Saru is depicted as a moral character. In the Mirror Universe, an alternate version of Saru is enslaved by Emperor Georgiou, serving as a bath servant and personal attendant. His relationship with Georgiou reflects typical power dynamics of Terran society, yet Saru's presence is critical in her eventual moral redemption. Through Saru, Georgiou confronts her oppressive tendencies to experience compassion and remorse. Saru is her moral catalyst, whose subjugation helps initiate Georgiou's journey from authoritarian cruelty toward empathy and self-reflection.

In the first season of Discovery, Saru's narrative arc is personal, as he struggles with his complex relationship with Burnham and his career. By the end of the premiere season and the storyline of a Federation and Klingon Empire war, Saru is forced to give command decisions in moments of crisis. In season two, Saru returns at last to Kaminar. This unfolded alongside investigations of galaxy-wide celestial phenomena and efforts to stop a rogue artificial intelligence system from destroying all life. To prevent the catastrophe, Burnham and Saru lead Discovery on a mission involving time travel into the 32nd century, where the series remains until its conclusion. In that future setting, Saru becomes captain of the Discovery, and later serves as a Federation ambassador.

In the third season, prior to their arrival, Starfleet was nearly destroyed and the Federation was weakened by a galactic event that simultaneously destroyed thousands of ships. Saru played the decisive role in peacefully resolving the crisis, which was caused by an orphaned Kelpien child exposed to extreme cosmic forces. In the wake of these events, Saru returns home to live on Kaminar, itself at last a Federation member. He returns to Discovery as they attempt to make first contact with the first-ever discovered extragalactic sentient life. Afterward, the Federation President asks Saru to become an ambassador, and he accepted, resigning from Starfleet to serve in a diplomatic role. In the final season, Saru's diplomatic efforts are instrumental in both averting war with the Breen and uncovering the last surviving remnant of the ancient Progenitors, first introduced in the Star Trek: The Next Generation episode "The Chase". At the conclusion of the series, Saru becomes an admiral and marries the leader of the now-unified Vulcan and Romulan cultures, T'Rina, continuing a romance that began in season four.

Jones said he was "satisfied" with the conclusion of Saru's story, characterizing it as a happy ending. Whitney Seibold of SlashFilm described it as an unprecedented example of upward mobility in the Star Trek franchise, as Saru rose through the ranks to the highest levels in a very short period of time.

==Reception and analysis==
Jones received Saturn Awards for his portrayal of Saru, noting the role has brought him the most recognition of his career. He won the Saturn Award for Best Supporting Actor in Streaming Presentation in both 2019 and 2021. The Star Trek: Discovery makeup team's work on Saru and other aliens won the 2019 Primetime Emmy Award for Outstanding Prosthetic Makeup, honoring artists Glenn Hetrick, James MacKinnon and his team.

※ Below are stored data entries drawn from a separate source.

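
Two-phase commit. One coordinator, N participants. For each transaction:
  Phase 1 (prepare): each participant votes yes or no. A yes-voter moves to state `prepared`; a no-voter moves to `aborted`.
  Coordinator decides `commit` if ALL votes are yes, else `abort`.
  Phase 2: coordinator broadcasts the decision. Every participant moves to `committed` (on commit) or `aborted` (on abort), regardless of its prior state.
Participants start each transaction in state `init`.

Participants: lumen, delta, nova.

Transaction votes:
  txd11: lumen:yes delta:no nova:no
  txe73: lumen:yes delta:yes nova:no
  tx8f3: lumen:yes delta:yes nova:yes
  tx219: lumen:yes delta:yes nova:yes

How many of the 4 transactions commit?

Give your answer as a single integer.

Answer: 2

Derivation:
txd11: no from delta, nova -> abort (commits=0)
txe73: no from nova -> abort (commits=0)
tx8f3: all yes -> commit (commits=1)
tx219: all yes -> commit (commits=2)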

As the final season concluded, Jones said that viewers had shared their personal stories with him about how Saru's portrayal helped them confront their own fears and navigate their struggles with anxiety and depression. Petra Filipová, in Space: The Final Frontier of Gender and Globalization, wrote that Saru's narrative reflects themes of globalization, particularly the tension between local identity and global commitments. She suggested that Saru's story offers a nuanced perspective on colonialism and imperialism, reflected in Starfleet's interactions with local traditions.